AUGUSTA, Maine – Governor Janet Mills signaled on Tuesday that she would accept a new set of federal guidelines that would move older and vulnerable Mainers into the state’s coronavirus vaccination program.
The US Department of Health and Human Services on Tuesday announced new guidelines that encourage states to transfer anyone aged 65 and over, as well as those with pre-existing illnesses, to a current phase largely reserved for healthcare professionals. health and those who work or live in long-term care facilities. At the same time, President Donald Trump’s administration has also promised to launch second doses of the vaccines, rather than keeping them in reserve for reinforcements.
The change in strategy was considered for weeks, and Maine health officials refused to speculate on what the state would do if it did. But Mills said in a press release on Tuesday that it was “appropriate” for the first vaccines to be for older residents and that she would be announcing updates to the plan soon.
Maine is the oldest state in the country in the Middle Ages. It also has the largest share among states of people with health problems that make them vulnerable to COVID-19. A report by the Kaiser Family Foundation revealed that 42.5% of Maine’s adults – 60% of those over 65 and 23% of younger adults – are at risk of serious illness if they contract the virus.
There may be logical implications for the change. Maine, like many states, prioritized health workers, long-term care facility residents and emergency medical workers for their first doses.
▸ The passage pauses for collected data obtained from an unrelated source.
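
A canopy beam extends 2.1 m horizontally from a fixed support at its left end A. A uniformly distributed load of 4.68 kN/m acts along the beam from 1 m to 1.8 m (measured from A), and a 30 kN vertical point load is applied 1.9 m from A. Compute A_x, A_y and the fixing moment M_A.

A_x = 0, A_y = 33.74 kN, M_A = 62.24 kN·m

Resultant of the distributed load: 4.68 × 0.8 = 3.744 kN at 1.4 m from A.
ΣF_x = 0: A_x = 0.
ΣF_y = 0: A_y − 4.68·0.8 − 30 = 0 → A_y = 33.74 kN.
ΣM about A: M_A − (4.68·0.8)·1.4 − 30·1.9 = 0 → M_A = 62.24 kN·m.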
These groups are largely being vaccinated at their workplace or home, making it easier to vaccinate them than other Maine residents who would have to make an appointment.
Maine’s Center for Disease Control and Prevention, Nirav Shah, said the state will establish large community sites and mobile sites as vaccinations begin to reach the general population, but details of those plans have not yet been finalized.
Both vaccines also require refrigerated storage, although Pfizer requires deep-frozen freezers that only hospitals, some universities and the state normally own.
Maine is among the leading states in the distribution of vaccines, with only four states delivering more doses per capita. State health officials recently ordered vaccines that Walgreens, one of the two large drugstore chains responsible for the nationwide long-term care vaccination program, had no immediate plans to use them in hospitals.